Artist

Viola Wills

Genre: R&B ,Soul ,Disco ,Club/Dance ,House
Origin: U.S.A
Listen on Coda
Before achieving widespread fame, Barry White employed vocalist Viola Wills for session work on productions he helmed at Bob Keane’s Bronco and Mustang imprints. During the mid-1960s, Keane—who had already scored successes with Ritchie Valens, the Bobby Fuller Four, and Johnny Crawford of ABC-TV’s The Rifleman—sought to enter the soul market. In 1965 White, then serving as A&R director, placed Wills under contract with Bronco as a featured performer. Several sides she cut for the company never reached the charts. A lone 1969 release on the A Bem Soul label likewise made no commercial impact. Four years later she stepped in for Claudia Linnear during Joe Cocker’s European tour; while overseas she also taped material for Goodear. In 1977 she moved to Arista Records.

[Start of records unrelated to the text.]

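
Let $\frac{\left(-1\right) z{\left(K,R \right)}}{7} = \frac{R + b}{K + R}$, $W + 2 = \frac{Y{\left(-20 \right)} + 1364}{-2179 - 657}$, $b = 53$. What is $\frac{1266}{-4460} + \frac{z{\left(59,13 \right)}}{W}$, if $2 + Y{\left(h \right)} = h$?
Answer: $\frac{3872243}{1675845} \approx 2.3106$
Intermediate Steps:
$Y{\left(h \right)} = -2 + h$
$W = - \frac{3507}{1418}$ ($W = -2 + \frac{\left(-2 - 20\right) + 1364}{-2179 - 657} = -2 + \frac{-22 + 1364}{-2836} = -2 + 1342 \left(- \frac{1}{2836}\right) = -2 - \frac{671}{1418} = - \frac{3507}{1418} \approx -2.4732$)
$z{\left(K,R \right)} = - \frac{7 \left(53 + R\right)}{K + R}$ ($z{\left(K,R \right)} = - 7 \frac{R + 53}{K + R} = - 7 \frac{53 + R}{K + R} = - \frac{7 \left(53 + R\right)}{K + R}$)
$\frac{1266}{-4460} + \frac{z{\left(59,13 \right)}}{W} = \frac{1266}{-4460} + \frac{7 \frac{1}{59 + 13} \left(-53 - 13\right)}{- \frac{3507}{1418}} = 1266 \left(- \frac{1}{4460}\right) + \frac{7 \left(-53 - 13\right)}{72} \left(- \frac{1418}{3507}\right) = - \frac{633}{2230} + 7 \cdot \frac{1}{72} \left(-66\right) \left(- \frac{1418}{3507}\right) = - \frac{633}{2230} - - \frac{7799}{3006} = - \frac{633}{2230} + \frac{7799}{3006} = \frac{3872243}{1675845}$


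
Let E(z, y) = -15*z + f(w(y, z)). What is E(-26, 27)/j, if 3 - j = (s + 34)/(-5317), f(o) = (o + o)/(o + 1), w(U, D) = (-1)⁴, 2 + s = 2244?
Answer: 2078947/18227 ≈ 114.06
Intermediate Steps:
s = 2242 (s = -2 + 2244 = 2242)
w(U, D) = 1
f(o) = 2*o/(1 + o) (f(o) = (2*o)/(1 + o) = 2*o/(1 + o))
j = 18227/5317 (j = 3 - (2242 + 34)/(-5317) = 3 - 2276*(-1)/5317 = 3 - 1*(-2276/5317) = 3 + 2276/5317 = 18227/5317 ≈ 3.4281)
E(z, y) = 1 - 15*z (E(z, y) = -15*z + 2*1/(1 + 1) = -15*z + 2*1/2 = -15*z + 2*1*(½) = -15*z + 1 = 1 - 15*z)
E(-26, 27)/j = (1 - 15*(-26))/(18227/5317) = (1 + 390)*(5317/18227) = 391*(5317/18227) = 2078947/18227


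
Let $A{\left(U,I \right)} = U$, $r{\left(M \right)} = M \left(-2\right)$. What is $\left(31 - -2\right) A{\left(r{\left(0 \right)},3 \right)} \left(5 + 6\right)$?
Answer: $0$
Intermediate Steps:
$r{\left(M \right)} = - 2 M$
$\left(31 - -2\right) A{\left(r{\left(0 \right)},3 \right)} \left(5 + 6\right) = \left(31 - -2\right) \left(-2\right) 0 \left(5 + 6\right) = \left(31 + 2\right) 0 \cdot 11 = 33 \cdot 0 = 0$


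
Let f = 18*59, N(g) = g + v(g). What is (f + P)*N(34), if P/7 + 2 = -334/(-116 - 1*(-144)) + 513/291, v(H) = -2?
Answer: 3032112/97 ≈ 31259.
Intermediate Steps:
N(g) = -2 + g (N(g) = g - 2 = -2 + g)
P = -16521/194 (P = -14 + 7*(-334/(-116 - 1*(-144)) + 513/291) = -14 + 7*(-334/(-116 + 144) + 513*(1/291)) = -14 + 7*(-334/28 + 171/97) = -14 + 7*(-334*1/28 + 171/97) = -14 + 7*(-167/14 + 171/97) = -14 + 7*(-13805/1358) = -14 - 13805/194 = -16521/194 ≈ -85.160)
f = 1062
(f + P)*N(34) = (1062 - 16521/194)*(-2 + 34) = (189507/194)*32 = 3032112/97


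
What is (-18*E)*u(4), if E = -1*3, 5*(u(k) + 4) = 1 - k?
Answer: -1242/5 ≈ -248.40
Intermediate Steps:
u(k) = -19/5 - k/5 (u(k) = -4 + (1 - k)/5 = -4 + (⅕ - k/5) = -19/5 - k/5)
E = -3
(-18*E)*u(4) = (-18*(-3))*(-19/5 - ⅕*4) = 54*(-19/5 - ⅘) = 54*(-23/5) = -1242/5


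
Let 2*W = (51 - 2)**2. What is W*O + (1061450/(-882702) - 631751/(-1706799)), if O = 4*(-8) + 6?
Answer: -7837766727254437/251099148483 ≈ -31214.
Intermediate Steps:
O = -26 (O = -32 + 6 = -26)
W = 2401/2 (W = (51 - 2)**2/2 = (1/2)*49**2 = (1/2)*2401 = 2401/2 ≈ 1200.5)
W*O + (1061450/(-882702) - 631751/(-1706799)) = (2401/2)*(-26) + (1061450/(-882702) - 631751/(-1706799)) = -31213 + (1061450*(-1/882702) - 631751*(-1/1706799)) = -31213 + (-530725/441351 + 631751/1706799) = -31213 - 209005654558/251099148483 = -7837766727254437/251099148483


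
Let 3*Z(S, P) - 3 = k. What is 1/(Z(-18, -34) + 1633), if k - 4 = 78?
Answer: 3/4984 ≈ 0.00060193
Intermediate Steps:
k = 82 (k = 4 + 78 = 82)
Z(S, P) = 85/3 (Z(S, P) = 1 + (1/3)*82 = 1 + 82/3 = 85/3)
1/(Z(-18, -34) + 1633) = 1/(85/3 + 1633) = 1/(4984/3) = 3/4984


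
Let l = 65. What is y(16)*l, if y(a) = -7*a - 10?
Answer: -7930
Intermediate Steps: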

Under the Ariola/Hansa banner in 1979, Wills attained her greatest success via a disco reinterpretation of Patience and Prudence’s 1957 single “Gonna Get Along Without You.” Working in a brisk Hi-NRG dance framework, she next registered club favorites with “If You Could Read My Mind” and “Up on the Roof.” On the Wide Angle imprint she earned a U.K. Top 40 entry with the paired tracks “Both Sides Now” and “Dare to Dream.”

A Bronco-era recording later supplied the foundation for a chart-topping R&B hit. While preparing the next Love Unlimited project in the mid-1970s, member Glodean James proposed that producer Barry White lift the piano motif from Wills’s “Lost Without the Love of My Guy.” Initially reluctant to recycle an earlier idea, White eventually agreed and adapted the same chord sequence for “I Belong to You.” The sweeping ballad reached number one on the R&B list in late 1974 and later appeared on both In Heat and Best of Love Unlimited.

Although Wills has yet to register a major pop single in the United States, her tracks remain staples in dance clubs; among those still circulating are “No News Is News,” “House Is Not a Home,” “If You Could Read My Mind,” “Let’s Love Now,” “Take One Step Forward” (with Noel McCalla), and “Always Something There to Remind Me.”